Sure, there's a common experience -- but there's far more uncommon detail that distinguishes the different world religions. It could only be a peculiar quirk of Geography that resulted in you happening to latch on to the one true set of details. The way this makes it look from the outside is that humans share a common perceptual artefact (a habit of thinking in terms of being Fathered) rather than recieving a real external signal from the divine. Thus they make-up the details for themselves (well, by regional committee at any rate).servant wrote: I cannot ignore the truth inside me that is yelling that there is a God. I wish sometimes I did not believe in God but my being (soul) screams there is. I would just say, hey I was raised in a Christian home in a Christian nation and I've been brain washed, but something inside me says I would still know. My person would still be longing for some kind of meaning, some kind of purpose. No I chose to believe in the untestable not because I have to or I've been dumbed down but because I see no hope anywhere else. To many people experience God to say it's all nonsense.

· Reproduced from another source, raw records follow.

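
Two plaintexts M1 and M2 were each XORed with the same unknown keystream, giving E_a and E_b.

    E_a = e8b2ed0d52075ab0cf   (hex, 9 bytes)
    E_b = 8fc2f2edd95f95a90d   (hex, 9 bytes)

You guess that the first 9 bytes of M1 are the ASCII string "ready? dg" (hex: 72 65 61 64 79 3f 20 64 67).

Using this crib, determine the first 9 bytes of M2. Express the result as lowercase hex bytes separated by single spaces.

15 15 7e 84 f2 67 ef 7d a5

First, E_a ⊕ E_b = (M1 ⊕ K) ⊕ (M2 ⊕ K) = M1 ⊕ M2, so the key drops out. Then M2 = (M1 ⊕ M2) ⊕ M1 over the first 9 bytes.
byte 0: (e8 ⊕ 8f) ⊕ 72 = 67 ⊕ 72 = 15
byte 1: (b2 ⊕ c2) ⊕ 65 = 70 ⊕ 65 = 15
byte 2: (ed ⊕ f2) ⊕ 61 = 1f ⊕ 61 = 7e
byte 3: (0d ⊕ ed) ⊕ 64 = e0 ⊕ 64 = 84
byte 4: (52 ⊕ d9) ⊕ 79 = 8b ⊕ 79 = f2
byte 5: (07 ⊕ 5f) ⊕ 3f = 58 ⊕ 3f = 67
byte 6: (5a ⊕ 95) ⊕ 20 = cf ⊕ 20 = ef
byte 7: (b0 ⊕ a9) ⊕ 64 = 19 ⊕ 64 = 7d
byte 8: (cf ⊕ 0d) ⊕ 67 = c2 ⊕ 67 = a5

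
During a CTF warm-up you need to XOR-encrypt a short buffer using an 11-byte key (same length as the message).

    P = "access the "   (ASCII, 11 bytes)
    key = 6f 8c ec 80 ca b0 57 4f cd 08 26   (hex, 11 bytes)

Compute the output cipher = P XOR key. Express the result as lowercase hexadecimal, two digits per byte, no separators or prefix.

61 ⊕ 6f = 0e
63 ⊕ 8c = ef
63 ⊕ ec = 8f
65 ⊕ 80 = e5
73 ⊕ ca = b9
73 ⊕ b0 = c3
20 ⊕ 57 = 77
74 ⊕ 4f = 3b
68 ⊕ cd = a5
65 ⊕ 08 = 6d
20 ⊕ 26 = 06

0eef8fe5b9c3773ba56d06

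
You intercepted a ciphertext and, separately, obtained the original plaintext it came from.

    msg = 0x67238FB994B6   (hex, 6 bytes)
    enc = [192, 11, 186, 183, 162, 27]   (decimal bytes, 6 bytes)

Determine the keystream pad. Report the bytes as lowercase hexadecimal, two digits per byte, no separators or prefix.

a728350e36ad

Since enc = msg ⊕ pad, XORing both sides with msg gives pad = msg ⊕ enc.
67 XOR c0 = a7
23 XOR 0b = 28
8f XOR ba = 35
b9 XOR b7 = 0e
94 XOR a2 = 36
b6 XOR 1b = ad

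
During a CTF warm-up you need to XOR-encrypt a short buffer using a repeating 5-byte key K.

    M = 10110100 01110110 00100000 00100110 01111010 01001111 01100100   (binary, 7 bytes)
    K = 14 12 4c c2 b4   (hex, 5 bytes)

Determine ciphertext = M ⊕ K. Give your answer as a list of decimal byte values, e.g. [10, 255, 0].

[160, 100, 108, 228, 206, 91, 118]

The 5-byte key repeats, so the effective keystream is 14 12 4c c2 b4 14 12.
byte 0: b4 XOR 14 = a0
byte 1: 76 XOR 12 = 64
byte 2: 20 XOR 4c = 6c
byte 3: 26 XOR c2 = e4
byte 4: 7a XOR b4 = ce
byte 5: 4f XOR 14 = 5b
byte 6: 64 XOR 12 = 76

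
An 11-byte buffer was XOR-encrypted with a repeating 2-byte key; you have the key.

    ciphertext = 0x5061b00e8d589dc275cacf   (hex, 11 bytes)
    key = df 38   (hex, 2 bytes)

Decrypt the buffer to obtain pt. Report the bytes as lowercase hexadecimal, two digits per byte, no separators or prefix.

8f596f36526042faaaf210

The 2-byte key repeats, so the effective keystream is df 38 df 38 df 38 df 38 df 38 df.
byte 0: 50 ^ df = 8f
byte 1: 61 ^ 38 = 59
byte 2: b0 ^ df = 6f
byte 3: 0e ^ 38 = 36
byte 4: 8d ^ df = 52
byte 5: 58 ^ 38 = 60
byte 6: 9d ^ df = 42
byte 7: c2 ^ 38 = fa
byte 8: 75 ^ df = aa
byte 9: ca ^ 38 = f2
byte 10: cf ^ df = 10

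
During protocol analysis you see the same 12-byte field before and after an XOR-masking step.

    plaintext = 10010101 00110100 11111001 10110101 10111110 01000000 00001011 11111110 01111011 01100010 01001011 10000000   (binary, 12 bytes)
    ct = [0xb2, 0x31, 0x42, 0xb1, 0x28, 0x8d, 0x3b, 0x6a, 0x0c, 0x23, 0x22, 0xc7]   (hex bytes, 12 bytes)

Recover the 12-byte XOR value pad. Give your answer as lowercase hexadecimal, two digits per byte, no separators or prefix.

Since ct = plaintext ⊕ pad, XORing both sides with plaintext gives pad = plaintext ⊕ ct.
byte 0: 149 ^ 178 =  39
byte 1:  52 ^  49 =   5
byte 2: 249 ^  66 = 187
byte 3: 181 ^ 177 =   4
byte 4: 190 ^  40 = 150
byte 5:  64 ^ 141 = 205
byte 6:  11 ^  59 =  48
byte 7: 254 ^ 106 = 148
byte 8: 123 ^  12 = 119
byte 9:  98 ^  35 =  65
byte 10:  75 ^  34 = 105
byte 11: 128 ^ 199 =  71

2705bb0496cd309477416947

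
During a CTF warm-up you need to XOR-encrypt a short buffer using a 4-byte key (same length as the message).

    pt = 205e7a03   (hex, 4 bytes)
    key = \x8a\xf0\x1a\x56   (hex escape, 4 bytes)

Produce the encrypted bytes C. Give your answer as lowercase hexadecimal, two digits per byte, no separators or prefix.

XOR is its own inverse, so applying the key byte-wise gives the result directly.
20 ⊕ 8a = aa
5e ⊕ f0 = ae
7a ⊕ 1a = 60
03 ⊕ 56 = 55

aaae6055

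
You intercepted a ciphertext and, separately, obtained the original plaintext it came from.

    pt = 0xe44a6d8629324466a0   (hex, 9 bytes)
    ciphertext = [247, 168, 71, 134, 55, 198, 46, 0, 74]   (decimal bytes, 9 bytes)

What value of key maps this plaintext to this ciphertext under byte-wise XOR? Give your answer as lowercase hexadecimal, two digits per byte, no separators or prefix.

13e22a001ef46a66ea

Since ciphertext = pt ⊕ key, XORing both sides with pt gives key = pt ⊕ ciphertext.
e4 ^ f7 = 13
4a ^ a8 = e2
6d ^ 47 = 2a
86 ^ 86 = 00
29 ^ 37 = 1e
32 ^ c6 = f4
44 ^ 2e = 6a
66 ^ 00 = 66
a0 ^ 4a = ea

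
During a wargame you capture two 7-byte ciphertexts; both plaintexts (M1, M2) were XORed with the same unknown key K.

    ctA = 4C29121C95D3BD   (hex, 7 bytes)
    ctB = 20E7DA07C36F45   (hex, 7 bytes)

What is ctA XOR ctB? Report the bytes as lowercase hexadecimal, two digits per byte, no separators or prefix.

ctA ⊕ ctB = (M1 ⊕ K) ⊕ (M2 ⊕ K) = M1 ⊕ M2 — the shared key cancels under XOR.
4c XOR 20 = 6c
29 XOR e7 = ce
12 XOR da = c8
1c XOR 07 = 1b
95 XOR c3 = 56
d3 XOR 6f = bc
bd XOR 45 = f8

6ccec81b56bcf8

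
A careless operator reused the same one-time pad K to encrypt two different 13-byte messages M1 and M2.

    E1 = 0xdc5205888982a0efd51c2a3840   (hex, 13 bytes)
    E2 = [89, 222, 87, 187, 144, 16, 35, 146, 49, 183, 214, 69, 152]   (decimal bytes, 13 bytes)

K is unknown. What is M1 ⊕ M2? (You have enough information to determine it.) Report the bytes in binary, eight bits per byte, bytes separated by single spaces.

10000101 10001100 01010010 00110011 00011001 10010010 10000011 01111101 11100100 10101011 11111100 01111101 11011000

E1 ⊕ E2 = (M1 ⊕ K) ⊕ (M2 ⊕ K) = M1 ⊕ M2 — the shared key cancels under XOR.
dc xor 59 = 85
52 xor de = 8c
05 xor 57 = 52
88 xor bb = 33
89 xor 90 = 19
82 xor 10 = 92
a0 xor 23 = 83
ef xor 92 = 7d
d5 xor 31 = e4
1c xor b7 = ab
2a xor d6 = fc
38 xor 45 = 7d
40 xor 98 = d8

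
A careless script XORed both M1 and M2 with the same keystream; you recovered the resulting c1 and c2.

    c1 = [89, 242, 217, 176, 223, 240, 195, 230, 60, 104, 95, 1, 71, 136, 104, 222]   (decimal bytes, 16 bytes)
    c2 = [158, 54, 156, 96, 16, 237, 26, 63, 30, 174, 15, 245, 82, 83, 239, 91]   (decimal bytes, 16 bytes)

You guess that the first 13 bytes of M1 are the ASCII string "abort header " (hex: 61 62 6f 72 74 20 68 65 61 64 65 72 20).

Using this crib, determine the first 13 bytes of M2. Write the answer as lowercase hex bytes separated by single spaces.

a6 a6 2a a2 bb 3d b1 bc 43 a2 35 86 35

First, c1 ⊕ c2 = (M1 ⊕ K) ⊕ (M2 ⊕ K) = M1 ⊕ M2, so the key drops out. Then M2 = (M1 ⊕ M2) ⊕ M1 over the first 13 bytes.
byte 0: (59 ^ 9e) ^ 61 = c7 ^ 61 = a6
byte 1: (f2 ^ 36) ^ 62 = c4 ^ 62 = a6
byte 2: (d9 ^ 9c) ^ 6f = 45 ^ 6f = 2a
byte 3: (b0 ^ 60) ^ 72 = d0 ^ 72 = a2
byte 4: (df ^ 10) ^ 74 = cf ^ 74 = bb
byte 5: (f0 ^ ed) ^ 20 = 1d ^ 20 = 3d
byte 6: (c3 ^ 1a) ^ 68 = d9 ^ 68 = b1
byte 7: (e6 ^ 3f) ^ 65 = d9 ^ 65 = bc
byte 8: (3c ^ 1e) ^ 61 = 22 ^ 61 = 43
byte 9: (68 ^ ae) ^ 64 = c6 ^ 64 = a2
byte 10: (5f ^ 0f) ^ 65 = 50 ^ 65 = 35
byte 11: (01 ^ f5) ^ 72 = f4 ^ 72 = 86
byte 12: (47 ^ 52) ^ 20 = 15 ^ 20 = 35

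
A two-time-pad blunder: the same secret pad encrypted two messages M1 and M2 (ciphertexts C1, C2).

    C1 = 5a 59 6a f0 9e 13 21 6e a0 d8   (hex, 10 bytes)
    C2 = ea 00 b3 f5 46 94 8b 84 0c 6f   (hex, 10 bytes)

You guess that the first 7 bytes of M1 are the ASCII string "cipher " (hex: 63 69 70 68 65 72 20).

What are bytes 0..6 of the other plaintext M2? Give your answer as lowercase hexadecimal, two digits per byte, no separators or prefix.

d330a96dbdf58a

First, C1 ⊕ C2 = (M1 ⊕ K) ⊕ (M2 ⊕ K) = M1 ⊕ M2, so the key drops out. Then M2 = (M1 ⊕ M2) ⊕ M1 over the first 7 bytes.
byte 0: (5a ⊕ ea) ⊕ 63 = b0 ⊕ 63 = d3
byte 1: (59 ⊕ 00) ⊕ 69 = 59 ⊕ 69 = 30
byte 2: (6a ⊕ b3) ⊕ 70 = d9 ⊕ 70 = a9
byte 3: (f0 ⊕ f5) ⊕ 68 = 05 ⊕ 68 = 6d
byte 4: (9e ⊕ 46) ⊕ 65 = d8 ⊕ 65 = bd
byte 5: (13 ⊕ 94) ⊕ 72 = 87 ⊕ 72 = f5
byte 6: (21 ⊕ 8b) ⊕ 20 = aa ⊕ 20 = 8a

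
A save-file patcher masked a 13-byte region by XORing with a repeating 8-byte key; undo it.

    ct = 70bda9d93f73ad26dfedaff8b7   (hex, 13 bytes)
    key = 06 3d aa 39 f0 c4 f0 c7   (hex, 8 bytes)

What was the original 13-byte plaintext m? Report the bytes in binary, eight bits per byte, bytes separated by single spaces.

The 8-byte key repeats, so the effective keystream is 06 3d aa 39 f0 c4 f0 c7 06 3d aa 39 f0.
byte 0: 01110000 ⊕ 00000110 = 01110110
byte 1: 10111101 ⊕ 00111101 = 10000000
byte 2: 10101001 ⊕ 10101010 = 00000011
byte 3: 11011001 ⊕ 00111001 = 11100000
byte 4: 00111111 ⊕ 11110000 = 11001111
byte 5: 01110011 ⊕ 11000100 = 10110111
byte 6: 10101101 ⊕ 11110000 = 01011101
byte 7: 00100110 ⊕ 11000111 = 11100001
byte 8: 11011111 ⊕ 00000110 = 11011001
byte 9: 11101101 ⊕ 00111101 = 11010000
byte 10: 10101111 ⊕ 10101010 = 00000101
byte 11: 11111000 ⊕ 00111001 = 11000001
byte 12: 10110111 ⊕ 11110000 = 01000111

01110110 10000000 00000011 11100000 11001111 10110111 01011101 11100001 11011001 11010000 00000101 11000001 01000111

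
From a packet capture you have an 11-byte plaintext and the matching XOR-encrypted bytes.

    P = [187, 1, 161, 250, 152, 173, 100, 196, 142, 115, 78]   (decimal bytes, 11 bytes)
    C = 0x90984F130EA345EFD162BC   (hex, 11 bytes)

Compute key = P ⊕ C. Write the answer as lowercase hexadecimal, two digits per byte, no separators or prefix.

2b99eee9960e212b5f11f2

Since C = P ⊕ key, XORing both sides with P gives key = P ⊕ C.
byte 0: 187 xor 144 =  43
byte 1:   1 xor 152 = 153
byte 2: 161 xor  79 = 238
byte 3: 250 xor  19 = 233
byte 4: 152 xor  14 = 150
byte 5: 173 xor 163 =  14
byte 6: 100 xor  69 =  33
byte 7: 196 xor 239 =  43
byte 8: 142 xor 209 =  95
byte 9: 115 xor  98 =  17
byte 10:  78 xor 188 = 242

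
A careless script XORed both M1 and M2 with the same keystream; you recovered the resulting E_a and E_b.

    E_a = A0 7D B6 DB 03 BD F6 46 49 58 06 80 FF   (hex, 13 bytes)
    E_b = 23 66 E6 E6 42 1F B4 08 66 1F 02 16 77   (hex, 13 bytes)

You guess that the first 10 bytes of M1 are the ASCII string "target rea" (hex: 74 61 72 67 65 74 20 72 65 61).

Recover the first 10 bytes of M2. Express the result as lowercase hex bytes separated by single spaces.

First, E_a ⊕ E_b = (M1 ⊕ K) ⊕ (M2 ⊕ K) = M1 ⊕ M2, so the key drops out. Then M2 = (M1 ⊕ M2) ⊕ M1 over the first 10 bytes.
byte 0: (a0 ^ 23) ^ 74 = 83 ^ 74 = f7
byte 1: (7d ^ 66) ^ 61 = 1b ^ 61 = 7a
byte 2: (b6 ^ e6) ^ 72 = 50 ^ 72 = 22
byte 3: (db ^ e6) ^ 67 = 3d ^ 67 = 5a
byte 4: (03 ^ 42) ^ 65 = 41 ^ 65 = 24
byte 5: (bd ^ 1f) ^ 74 = a2 ^ 74 = d6
byte 6: (f6 ^ b4) ^ 20 = 42 ^ 20 = 62
byte 7: (46 ^ 08) ^ 72 = 4e ^ 72 = 3c
byte 8: (49 ^ 66) ^ 65 = 2f ^ 65 = 4a
byte 9: (58 ^ 1f) ^ 61 = 47 ^ 61 = 26

f7 7a 22 5a 24 d6 62 3c 4a 26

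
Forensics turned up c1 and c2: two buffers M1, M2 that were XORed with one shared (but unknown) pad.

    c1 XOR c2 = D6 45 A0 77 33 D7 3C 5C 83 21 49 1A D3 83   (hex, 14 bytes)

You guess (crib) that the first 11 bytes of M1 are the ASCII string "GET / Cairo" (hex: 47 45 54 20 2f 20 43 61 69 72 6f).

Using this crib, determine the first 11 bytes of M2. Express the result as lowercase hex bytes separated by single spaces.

Since c1 ⊕ c2 = M1 ⊕ M2, XORing with the guessed M1 bytes yields the corresponding M2 bytes: M2 = (c1 ⊕ c2) ⊕ M1.
d6 ⊕ 47 = 91
45 ⊕ 45 = 00
a0 ⊕ 54 = f4
77 ⊕ 20 = 57
33 ⊕ 2f = 1c
d7 ⊕ 20 = f7
3c ⊕ 43 = 7f
5c ⊕ 61 = 3d
83 ⊕ 69 = ea
21 ⊕ 72 = 53
49 ⊕ 6f = 26

91 00 f4 57 1c f7 7f 3d ea 53 26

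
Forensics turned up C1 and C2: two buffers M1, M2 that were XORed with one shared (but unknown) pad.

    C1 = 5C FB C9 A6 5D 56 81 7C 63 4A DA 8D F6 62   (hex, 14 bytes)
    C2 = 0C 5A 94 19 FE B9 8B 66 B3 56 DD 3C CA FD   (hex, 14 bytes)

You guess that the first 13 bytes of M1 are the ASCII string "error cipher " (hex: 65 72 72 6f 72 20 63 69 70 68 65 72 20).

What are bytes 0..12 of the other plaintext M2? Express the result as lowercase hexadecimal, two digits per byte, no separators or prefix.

35d32fd0d1cf6973a07462c31c

First, C1 ⊕ C2 = (M1 ⊕ K) ⊕ (M2 ⊕ K) = M1 ⊕ M2, so the key drops out. Then M2 = (M1 ⊕ M2) ⊕ M1 over the first 13 bytes.
byte 0: (5c xor 0c) xor 65 = 50 xor 65 = 35
byte 1: (fb xor 5a) xor 72 = a1 xor 72 = d3
byte 2: (c9 xor 94) xor 72 = 5d xor 72 = 2f
byte 3: (a6 xor 19) xor 6f = bf xor 6f = d0
byte 4: (5d xor fe) xor 72 = a3 xor 72 = d1
byte 5: (56 xor b9) xor 20 = ef xor 20 = cf
byte 6: (81 xor 8b) xor 63 = 0a xor 63 = 69
byte 7: (7c xor 66) xor 69 = 1a xor 69 = 73
byte 8: (63 xor b3) xor 70 = d0 xor 70 = a0
byte 9: (4a xor 56) xor 68 = 1c xor 68 = 74
byte 10: (da xor dd) xor 65 = 07 xor 65 = 62
byte 11: (8d xor 3c) xor 72 = b1 xor 72 = c3
byte 12: (f6 xor ca) xor 20 = 3c xor 20 = 1c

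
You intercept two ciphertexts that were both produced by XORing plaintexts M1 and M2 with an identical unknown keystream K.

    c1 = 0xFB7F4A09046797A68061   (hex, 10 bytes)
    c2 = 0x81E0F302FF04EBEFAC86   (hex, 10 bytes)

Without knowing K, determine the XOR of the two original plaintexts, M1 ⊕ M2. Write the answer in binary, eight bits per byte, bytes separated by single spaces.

c1 ⊕ c2 = (M1 ⊕ K) ⊕ (M2 ⊕ K) = M1 ⊕ M2 — the shared key cancels under XOR.
byte 0: 251 ⊕ 129 = 122
byte 1: 127 ⊕ 224 = 159
byte 2:  74 ⊕ 243 = 185
byte 3:   9 ⊕   2 =  11
byte 4:   4 ⊕ 255 = 251
byte 5: 103 ⊕   4 =  99
byte 6: 151 ⊕ 235 = 124
byte 7: 166 ⊕ 239 =  73
byte 8: 128 ⊕ 172 =  44
byte 9:  97 ⊕ 134 = 231

01111010 10011111 10111001 00001011 11111011 01100011 01111100 01001001 00101100 11100111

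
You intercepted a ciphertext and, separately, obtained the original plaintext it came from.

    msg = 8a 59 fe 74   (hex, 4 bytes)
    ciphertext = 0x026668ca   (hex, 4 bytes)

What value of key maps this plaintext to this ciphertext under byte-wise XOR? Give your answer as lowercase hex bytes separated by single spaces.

88 3f 96 be

Since ciphertext = msg ⊕ key, XORing both sides with msg gives key = msg ⊕ ciphertext.
138 xor   2 = 136
 89 xor 102 =  63
254 xor 104 = 150
116 xor 202 = 190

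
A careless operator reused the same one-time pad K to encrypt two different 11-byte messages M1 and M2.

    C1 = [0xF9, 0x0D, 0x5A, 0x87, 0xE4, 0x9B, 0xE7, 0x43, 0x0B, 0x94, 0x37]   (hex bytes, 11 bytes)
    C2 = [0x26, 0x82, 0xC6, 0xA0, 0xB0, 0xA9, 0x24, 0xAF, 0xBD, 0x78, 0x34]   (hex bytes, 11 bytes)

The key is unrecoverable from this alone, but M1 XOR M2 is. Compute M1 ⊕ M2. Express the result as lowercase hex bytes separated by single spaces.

C1 ⊕ C2 = (M1 ⊕ K) ⊕ (M2 ⊕ K) = M1 ⊕ M2 — the shared key cancels under XOR.
f9 ⊕ 26 = df
0d ⊕ 82 = 8f
5a ⊕ c6 = 9c
87 ⊕ a0 = 27
e4 ⊕ b0 = 54
9b ⊕ a9 = 32
e7 ⊕ 24 = c3
43 ⊕ af = ec
0b ⊕ bd = b6
94 ⊕ 78 = ec
37 ⊕ 34 = 03

df 8f 9c 27 54 32 c3 ec b6 ec 03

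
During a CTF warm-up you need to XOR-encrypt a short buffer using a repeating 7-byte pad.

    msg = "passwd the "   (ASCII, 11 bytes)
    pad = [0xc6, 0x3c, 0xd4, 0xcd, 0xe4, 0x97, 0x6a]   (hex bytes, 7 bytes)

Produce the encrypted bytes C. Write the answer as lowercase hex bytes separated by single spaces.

b6 5d a7 be 93 f3 4a b2 54 b1 ed

The 7-byte key repeats, so the effective keystream is c6 3c d4 cd e4 97 6a c6 3c d4 cd.
byte 0: 70 xor c6 = b6
byte 1: 61 xor 3c = 5d
byte 2: 73 xor d4 = a7
byte 3: 73 xor cd = be
byte 4: 77 xor e4 = 93
byte 5: 64 xor 97 = f3
byte 6: 20 xor 6a = 4a
byte 7: 74 xor c6 = b2
byte 8: 68 xor 3c = 54
byte 9: 65 xor d4 = b1
byte 10: 20 xor cd = ed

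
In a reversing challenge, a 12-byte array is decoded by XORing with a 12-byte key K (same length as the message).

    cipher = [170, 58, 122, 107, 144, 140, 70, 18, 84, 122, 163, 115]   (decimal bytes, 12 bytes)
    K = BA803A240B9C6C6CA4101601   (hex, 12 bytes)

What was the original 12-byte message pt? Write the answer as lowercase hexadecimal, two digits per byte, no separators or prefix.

byte 0: 10101010 ⊕ 10111010 = 00010000
byte 1: 00111010 ⊕ 10000000 = 10111010
byte 2: 01111010 ⊕ 00111010 = 01000000
byte 3: 01101011 ⊕ 00100100 = 01001111
byte 4: 10010000 ⊕ 00001011 = 10011011
byte 5: 10001100 ⊕ 10011100 = 00010000
byte 6: 01000110 ⊕ 01101100 = 00101010
byte 7: 00010010 ⊕ 01101100 = 01111110
byte 8: 01010100 ⊕ 10100100 = 11110000
byte 9: 01111010 ⊕ 00010000 = 01101010
byte 10: 10100011 ⊕ 00010110 = 10110101
byte 11: 01110011 ⊕ 00000001 = 01110010

10ba404f9b102a7ef06ab572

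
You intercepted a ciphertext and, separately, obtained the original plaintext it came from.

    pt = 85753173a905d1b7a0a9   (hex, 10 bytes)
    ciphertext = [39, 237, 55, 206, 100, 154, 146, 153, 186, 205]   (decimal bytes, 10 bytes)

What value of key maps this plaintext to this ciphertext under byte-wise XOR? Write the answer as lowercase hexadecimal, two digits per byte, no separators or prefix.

a29806bdcd9f432e1a64

Since ciphertext = pt ⊕ key, XORing both sides with pt gives key = pt ⊕ ciphertext.
byte 0: 85 ⊕ 27 = a2
byte 1: 75 ⊕ ed = 98
byte 2: 31 ⊕ 37 = 06
byte 3: 73 ⊕ ce = bd
byte 4: a9 ⊕ 64 = cd
byte 5: 05 ⊕ 9a = 9f
byte 6: d1 ⊕ 92 = 43
byte 7: b7 ⊕ 99 = 2e
byte 8: a0 ⊕ ba = 1a
byte 9: a9 ⊕ cd = 64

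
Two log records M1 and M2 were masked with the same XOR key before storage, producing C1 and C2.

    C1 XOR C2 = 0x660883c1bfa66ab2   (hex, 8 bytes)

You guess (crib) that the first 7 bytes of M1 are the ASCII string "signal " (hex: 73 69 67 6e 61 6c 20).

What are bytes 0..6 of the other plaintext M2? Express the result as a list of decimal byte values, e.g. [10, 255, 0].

[21, 97, 228, 175, 222, 202, 74]

Since C1 ⊕ C2 = M1 ⊕ M2, XORing with the guessed M1 bytes yields the corresponding M2 bytes: M2 = (C1 ⊕ C2) ⊕ M1.
byte 0: 102 xor 115 =  21
byte 1:   8 xor 105 =  97
byte 2: 131 xor 103 = 228
byte 3: 193 xor 110 = 175
byte 4: 191 xor  97 = 222
byte 5: 166 xor 108 = 202
byte 6: 106 xor  32 =  74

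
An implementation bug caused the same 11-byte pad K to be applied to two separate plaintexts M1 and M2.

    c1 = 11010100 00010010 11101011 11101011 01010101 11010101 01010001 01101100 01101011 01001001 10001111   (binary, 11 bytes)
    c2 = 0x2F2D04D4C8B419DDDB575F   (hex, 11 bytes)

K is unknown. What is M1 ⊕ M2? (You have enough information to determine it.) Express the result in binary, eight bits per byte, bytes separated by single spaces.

c1 ⊕ c2 = (M1 ⊕ K) ⊕ (M2 ⊕ K) = M1 ⊕ M2 — the shared key cancels under XOR.
byte 0: 11010100 ⊕ 00101111 = 11111011
byte 1: 00010010 ⊕ 00101101 = 00111111
byte 2: 11101011 ⊕ 00000100 = 11101111
byte 3: 11101011 ⊕ 11010100 = 00111111
byte 4: 01010101 ⊕ 11001000 = 10011101
byte 5: 11010101 ⊕ 10110100 = 01100001
byte 6: 01010001 ⊕ 00011001 = 01001000
byte 7: 01101100 ⊕ 11011101 = 10110001
byte 8: 01101011 ⊕ 11011011 = 10110000
byte 9: 01001001 ⊕ 01010111 = 00011110
byte 10: 10001111 ⊕ 01011111 = 11010000

11111011 00111111 11101111 00111111 10011101 01100001 01001000 10110001 10110000 00011110 11010000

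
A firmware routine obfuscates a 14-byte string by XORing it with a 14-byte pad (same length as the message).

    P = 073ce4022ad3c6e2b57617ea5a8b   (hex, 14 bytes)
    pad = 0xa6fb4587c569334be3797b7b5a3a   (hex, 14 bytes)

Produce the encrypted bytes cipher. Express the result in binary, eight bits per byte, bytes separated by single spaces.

10100001 11000111 10100001 10000101 11101111 10111010 11110101 10101001 01010110 00001111 01101100 10010001 00000000 10110001

XOR is its own inverse, so applying the key byte-wise gives the result directly.
byte 0: 07 ^ a6 = a1
byte 1: 3c ^ fb = c7
byte 2: e4 ^ 45 = a1
byte 3: 02 ^ 87 = 85
byte 4: 2a ^ c5 = ef
byte 5: d3 ^ 69 = ba
byte 6: c6 ^ 33 = f5
byte 7: e2 ^ 4b = a9
byte 8: b5 ^ e3 = 56
byte 9: 76 ^ 79 = 0f
byte 10: 17 ^ 7b = 6c
byte 11: ea ^ 7b = 91
byte 12: 5a ^ 5a = 00
byte 13: 8b ^ 3a = b1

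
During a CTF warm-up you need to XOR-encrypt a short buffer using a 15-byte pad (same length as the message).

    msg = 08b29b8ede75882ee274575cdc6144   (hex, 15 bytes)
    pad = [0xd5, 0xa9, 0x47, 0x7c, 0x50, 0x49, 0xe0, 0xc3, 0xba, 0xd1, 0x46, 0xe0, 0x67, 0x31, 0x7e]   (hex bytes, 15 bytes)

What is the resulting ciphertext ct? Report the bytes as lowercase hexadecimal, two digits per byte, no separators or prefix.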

Just so long as people don't continue to insist that an apparent creation is evidence of a creator, then they're welcome to their faith.servant wrote:I will always be open to science but cannot believe that if God lives outside all our reality and the know universe He will be found. It would make no sense for Him to be found anyway. Trying to prove Him in our mind is useless so I do have faith (yes the religious kind and the secular kind), trust or confidence that He is there. I've personally experienced Him within the realm of my reality so I know Him.